Heselton to rewrite anti-noise proposal Business protests prompt changes

November 07, 1993|By Phyllis Brill | Phyllis Brill,Staff Writer

A proposed ordinance aimed at late-night noisemakers may have to be weakened if it's to become law.

The bill's sponsor, Councilwoman Susan B. Heselton, R-District A, says a strong protest from business leaders has persuaded her to rewrite the legislation.

The proposal brought before council in September prohibits "any noise" that can be heard from a residential property at least 50 feet away between 11 p.m. and 6 a.m.

After an initial warning, the offender could be fined up to $1,000. The law would be enforced by county sheriff's deputies, who are frequently summoned to quell neighborhood noise.

But several business owners and members of the Harford

County Chamber of Commerce balked at the bill. They said it would interfere with businesses that operate after 11 p.m. and could discourage new industry from moving into the county.

Mrs. Heselton is expected to introduce amendments to the bill at Tuesday's council meeting that will placate its strongest critics and still serve the citizen who wants to quiet a neighbor's loud party or booming stereo at 2 a.m.

The councilwoman's amended legislation specifically defines the offensive noise to include voices, radios, musical instruments, stereos and household equipment and tools.

It also adds business and industry to the list of excluded noisemakers, which includes fire and ambulance sirens, emergency work by public service companies and farm equipment. The effective hours would not change.

"I think we have to crawl before we can walk," said Mrs. Heselton of her concession to business interests.

"For the time, it's a compromise. Besides, I had many more complaints about neighbors [making noise] than about business," she said.

The councilwoman said the bill grew out of constituents' complaints during the past year about loud stereos in cars and homes, rock bands playing outdoors, late-night parties and other residential noises well past midnight.

She said letters and phone calls from the public in the past two months have been "overwhelmingly in favor" of the ordinance.

Among the bill's detractors was James Martin, plant engineering manager for Clorox.

"Our main concern with the original bill was that it could adversely effect businesses that work around the clock," he said, noting that trucks routinely make deliveries to the Perryman plant during the night.

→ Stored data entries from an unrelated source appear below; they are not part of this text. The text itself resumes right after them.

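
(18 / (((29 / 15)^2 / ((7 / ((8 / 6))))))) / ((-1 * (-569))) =42525 / 957058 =0.04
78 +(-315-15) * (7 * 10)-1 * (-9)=-23013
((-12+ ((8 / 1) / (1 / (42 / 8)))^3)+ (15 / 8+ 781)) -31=598623 / 8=74827.88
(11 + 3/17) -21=-167/17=-9.82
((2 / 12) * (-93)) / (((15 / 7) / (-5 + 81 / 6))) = -3689 / 60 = -61.48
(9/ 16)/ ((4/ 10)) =45/ 32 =1.41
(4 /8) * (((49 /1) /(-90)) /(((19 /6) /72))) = -588 /95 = -6.19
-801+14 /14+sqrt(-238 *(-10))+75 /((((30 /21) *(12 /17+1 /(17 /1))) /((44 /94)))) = -469165 /611+2 *sqrt(595) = -719.08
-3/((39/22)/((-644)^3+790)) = 5875962268/13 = 451997097.54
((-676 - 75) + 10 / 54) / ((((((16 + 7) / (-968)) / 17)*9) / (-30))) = -3335960320 / 1863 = -1790638.93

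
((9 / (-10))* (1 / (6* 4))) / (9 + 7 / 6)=-9 / 2440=-0.00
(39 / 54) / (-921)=-13 / 16578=-0.00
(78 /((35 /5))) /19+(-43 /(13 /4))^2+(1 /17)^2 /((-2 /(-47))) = 2282916031 /12991706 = 175.72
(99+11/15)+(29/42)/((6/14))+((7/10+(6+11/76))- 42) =226367/3420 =66.19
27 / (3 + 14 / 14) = 6.75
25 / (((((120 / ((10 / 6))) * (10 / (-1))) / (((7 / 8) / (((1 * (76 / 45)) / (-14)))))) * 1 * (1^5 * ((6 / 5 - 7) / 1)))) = -0.04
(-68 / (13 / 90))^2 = 37454400 / 169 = 221623.67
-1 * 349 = -349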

He said he feared the anti-noise concept could hurt the county as a whole by discouraging major companies that operate 24 hours a day from moving to Harford. He said Clorox will support the amended bill.

Christian Wilson, co-chairman of the legislative committee of Harford's Chamber of Commerce, said he believed most members agreed with him in opposing the idea of limiting noise from business operations.

"We as a society attempt to solve all our problems with legislation," said Mr. Wilson.

"But it just creates another level of compliance that the small-business person is ill-equipped to handle. Ultimately it puts the burden on the consumers."

But others in the county fear the bill doesn't go far enough. During a public hearing on the proposed law last month, Herb Jonas said "I just hope this covers auto body and fender work at 2 a.m."

Mr. Jonas, who lives on Paradise Road, said he objects to the idea of any business being allowed to create a disturbance during the night.

The bill, as amended, would exclude noise from any-size business or industrial facility.

Harford County is one of the few jurisdictions in the metropolitan area without a noise ordinance.

Mrs. Heselton's proposal is modeled after the Anne Arundel County law, which relies on police officers responding to a complaint to judge whether the noise violates the law.

Similar ordinances exist in the municipalities of Bel Air, Aberdeen and Havre de Grace, all of which have started or strengthened their laws within the past year.